Has it been a full year since KU debuted? It feels like longer. And yet, the year seems to have flown right by. Weird how that works.
With another June coming and going, we enter KU 2.0. Starting in July, payouts for Kindle Unlimited authors will be based on pages read, not whether or not a reader gets through the first 10% of a work.
I love this change. It’s one many of us have been clamoring for and even expecting. If anything, I’m surprised it took this long.
What this means for authors is debatable. Those who write shorter works designed for KU may see a drop in income, while those who provide full-length novels may see a rise in income (depending on how many pages readers enjoy). My guess is that the vast majority of authors will earn about the same amount as before. That doesn’t mean their income won’t fluctuate, only that this change won’t be the reason for most fluctuations.
I’m sure affecting the length of works was central to Amazon’s decision. By adjusting the payout knobs, they can influence the page count of works made available to readers. They might even entice some authors who pulled their $2.99-and-up novels and published them elsewhere to consider moving back into Select.

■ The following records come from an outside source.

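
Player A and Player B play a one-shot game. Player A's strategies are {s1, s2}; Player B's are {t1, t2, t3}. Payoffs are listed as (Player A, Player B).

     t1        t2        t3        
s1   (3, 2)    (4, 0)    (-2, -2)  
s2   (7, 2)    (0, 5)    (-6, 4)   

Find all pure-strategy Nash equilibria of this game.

A profile is a Nash equilibrium when each player is best-responding to the other.
Player A's best responses — vs t1: s2 (payoff 7); vs t2: s1 (payoff 4); vs t3: s1 (payoff -2).
Player B's best responses — vs s1: t1 (payoff 2); vs s2: t2 (payoff 5).
No cell has both players best-responding. For instance, Player A's best reply to t3 is s1, but against s1 Player B prefers t1 over t3.

None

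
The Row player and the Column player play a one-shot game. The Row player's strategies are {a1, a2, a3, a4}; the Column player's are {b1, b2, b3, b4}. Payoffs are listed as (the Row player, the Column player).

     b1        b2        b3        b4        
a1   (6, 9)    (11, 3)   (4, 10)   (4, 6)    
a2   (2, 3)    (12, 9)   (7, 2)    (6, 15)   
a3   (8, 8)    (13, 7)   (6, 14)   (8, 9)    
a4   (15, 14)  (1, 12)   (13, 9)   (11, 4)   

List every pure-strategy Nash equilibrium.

(a4, b1)

A profile is a Nash equilibrium when each player is best-responding to the other.
The Row player's best responses — vs b1: a4 (payoff 15); vs b2: a3 (payoff 13); vs b3: a4 (payoff 13); vs b4: a4 (payoff 11).
The Column player's best responses — vs a1: b3 (payoff 10); vs a2: b4 (payoff 15); vs a3: b3 (payoff 14); vs a4: b1 (payoff 14).
The only mutual best response is (a4, b1); neither player gains by switching there.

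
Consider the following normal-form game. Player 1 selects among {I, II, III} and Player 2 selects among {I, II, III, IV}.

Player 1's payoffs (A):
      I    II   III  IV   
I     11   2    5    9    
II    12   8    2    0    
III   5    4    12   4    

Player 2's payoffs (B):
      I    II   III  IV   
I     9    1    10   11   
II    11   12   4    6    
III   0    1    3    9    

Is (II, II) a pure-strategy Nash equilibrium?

Yes

Holding Player 2 at II: Player 1 gets 8 from II, versus 2 from I, 4 from III. No profitable deviation for Player 1.
Holding Player 1 at II: Player 2 gets 12 from II, versus 11 from I, 4 from III, 6 from IV. No profitable deviation for Player 2 either.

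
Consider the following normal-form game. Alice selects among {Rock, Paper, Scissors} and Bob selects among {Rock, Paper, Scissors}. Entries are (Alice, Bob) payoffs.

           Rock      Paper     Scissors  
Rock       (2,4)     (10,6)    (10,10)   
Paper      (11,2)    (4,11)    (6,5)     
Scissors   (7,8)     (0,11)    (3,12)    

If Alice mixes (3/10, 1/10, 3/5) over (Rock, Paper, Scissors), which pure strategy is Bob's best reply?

Bob's best reply maximizes expected payoff against the mix.
Rock: (3/10)·4 + (1/10)·2 + (3/5)·8 = 31/5
Paper: (3/10)·6 + (1/10)·11 + (3/5)·11 = 19/2
Scissors: (3/10)·10 + (1/10)·5 + (3/5)·12 = 107/10
Highest expected payoff is 107/10, from Scissors.

Scissors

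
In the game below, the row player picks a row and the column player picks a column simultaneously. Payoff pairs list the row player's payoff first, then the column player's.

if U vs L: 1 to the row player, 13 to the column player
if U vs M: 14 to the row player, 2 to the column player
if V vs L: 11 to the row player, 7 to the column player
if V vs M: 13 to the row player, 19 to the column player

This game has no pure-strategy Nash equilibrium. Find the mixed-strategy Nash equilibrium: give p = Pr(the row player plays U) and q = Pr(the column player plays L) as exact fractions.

p = 12/23, q = 1/11

Each player's mixing probability is pinned down by making the *other* player indifferent.
The column player indifferent between L and M: p·13 + (1−p)·7 = p·2 + (1−p)·19 ⟹ 7 + 6p = 19 + (-17)p ⟹ p = 12/23.
The row player indifferent between U and V: q·1 + (1−q)·14 = q·11 + (1−q)·13 ⟹ 14 + (-13)q = 13 + (-2)q ⟹ q = 1/11.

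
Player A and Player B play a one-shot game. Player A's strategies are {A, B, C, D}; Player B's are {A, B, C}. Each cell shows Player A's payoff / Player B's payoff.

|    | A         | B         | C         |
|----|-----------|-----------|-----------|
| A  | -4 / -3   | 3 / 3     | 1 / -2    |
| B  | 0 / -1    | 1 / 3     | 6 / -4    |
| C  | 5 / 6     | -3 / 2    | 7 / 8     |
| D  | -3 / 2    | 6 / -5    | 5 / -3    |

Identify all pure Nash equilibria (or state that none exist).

Find each player's best response to every opponent strategy; NE are the intersections.
Player A's best responses — vs A: C (payoff 5); vs B: D (payoff 6); vs C: C (payoff 7).
Player B's best responses — vs A: B (payoff 3); vs B: B (payoff 3); vs C: C (payoff 8); vs D: A (payoff 2).
The only mutual best response is (C, C); neither player gains by switching there.

(C, C)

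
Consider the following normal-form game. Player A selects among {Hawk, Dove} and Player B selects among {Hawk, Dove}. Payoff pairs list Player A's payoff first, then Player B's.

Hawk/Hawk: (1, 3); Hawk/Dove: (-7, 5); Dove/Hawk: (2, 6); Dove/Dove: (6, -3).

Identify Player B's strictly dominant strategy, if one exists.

None

A strategy is strictly dominant if it gives Player B a strictly higher payoff than every other strategy, against every choice by the opponent.
Hawk is not dominant: against Hawk, Dove gives 5 > 3.
Dove is not dominant: against Dove, Hawk gives 6 > -3.
No single strategy is best against every opponent action.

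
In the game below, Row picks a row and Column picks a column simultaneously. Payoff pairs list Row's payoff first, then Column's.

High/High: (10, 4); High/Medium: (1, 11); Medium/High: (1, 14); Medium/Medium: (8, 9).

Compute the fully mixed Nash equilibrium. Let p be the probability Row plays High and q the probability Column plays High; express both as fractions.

p = 5/12, q = 7/16

Each player's mixing probability is pinned down by making the *other* player indifferent.
Column indifferent between High and Medium: p·4 + (1−p)·14 = p·11 + (1−p)·9 ⟹ 14 + (-10)p = 9 + 2p ⟹ p = 5/12.
Row indifferent between High and Medium: q·10 + (1−q)·1 = q·1 + (1−q)·8 ⟹ 1 + 9q = 8 + (-7)q ⟹ q = 7/16.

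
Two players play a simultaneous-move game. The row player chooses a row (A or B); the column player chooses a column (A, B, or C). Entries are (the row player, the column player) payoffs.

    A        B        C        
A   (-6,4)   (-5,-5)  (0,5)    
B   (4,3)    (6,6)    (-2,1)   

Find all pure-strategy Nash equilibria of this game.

A profile is a Nash equilibrium when each player is best-responding to the other.
The row player's best responses — vs A: B (payoff 4); vs B: B (payoff 6); vs C: A (payoff 0).
The column player's best responses — vs A: C (payoff 5); vs B: B (payoff 6).
Mutual best responses occur at (A, C) and (B, B); at each, neither player gains by switching.

(A, C) and (B, B)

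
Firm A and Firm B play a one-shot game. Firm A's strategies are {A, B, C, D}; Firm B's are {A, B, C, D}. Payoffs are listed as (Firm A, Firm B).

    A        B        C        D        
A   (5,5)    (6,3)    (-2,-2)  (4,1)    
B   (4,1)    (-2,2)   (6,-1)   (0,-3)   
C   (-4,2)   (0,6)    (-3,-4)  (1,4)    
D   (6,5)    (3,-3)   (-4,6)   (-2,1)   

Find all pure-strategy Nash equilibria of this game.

Find each player's best response to every opponent strategy; NE are the intersections.
Firm A's best responses — vs A: D (payoff 6); vs B: A (payoff 6); vs C: B (payoff 6); vs D: A (payoff 4).
Firm B's best responses — vs A: A (payoff 5); vs B: B (payoff 2); vs C: B (payoff 6); vs D: C (payoff 6).
No cell has both players best-responding. For instance, Firm A's best reply to C is B, but against B Firm B prefers B over C.

None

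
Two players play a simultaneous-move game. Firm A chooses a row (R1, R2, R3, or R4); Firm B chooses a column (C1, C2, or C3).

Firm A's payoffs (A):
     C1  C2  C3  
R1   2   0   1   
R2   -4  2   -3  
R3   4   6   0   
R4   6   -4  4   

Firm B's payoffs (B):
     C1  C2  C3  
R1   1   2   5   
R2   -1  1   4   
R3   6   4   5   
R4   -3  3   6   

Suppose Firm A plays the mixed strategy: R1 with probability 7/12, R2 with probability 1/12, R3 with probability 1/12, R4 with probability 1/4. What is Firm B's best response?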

Should it influence serial fiction authors? Not in my opinion. Serialization worked for me before KU, and with this payout structure, we are getting paid more commensurate with overall length rather than number of titles. If the story calls for episodic releases, then there’s no difference in how those pages are rewarded. If you can’t hook the reader to continue reading along, you won’t get paid either way. And more titles will continue to mean greater visibility on the bestseller lists. So that advantage remains.
I have a feeling we’ll see some knee-jerk reactions from authors without considering these pros and cons. Shorter works still make a lot of sense in KU. It’s hard to justify selling short stories for more than a dollar, and you only make 35 cents on that dollar under KDP terms. In KU, a 20 page story might earn just as much as a sale. What we should celebrate is that short stories will no longer earn the same amount as a novel, especially since the 10% threshold was much easier to reach on a short story. That system just wasn’t fair. The new system is a vast improvement.
To those who write works with a mind of maximizing their earnings according to Amazon’s algorithms, take note: It’s not a good idea. Not in the long term. Write the stories you enjoy and that you think readers’ will love. This remains the best way to game the system: Write great works.
Something I really like about this new structure is the way Amazon calculates page length. To determine what constitutes a “page,” Amazon will format all KU books identically (not for the reader to see, but internally), to determine the total page count. What they say they’re doing is simply using the same font, size, spacing, and virtual device in order to figure out page count equally for all titles. So padding with whitespace won’t mean higher earnings. A nice solution.
I think this modification highlights one of the big reasons Amazon dominates its competitors: They simply don’t rest. They aren’t afraid to change course. They aren’t afraid to fail, and to learn from their mistakes. From what I can see, as a reader and a writer, KU has been a huge success already, with the amount of money going to authors and with the increased participation readers are having with independent literature. With this change, KU only stands to get better, for both parties.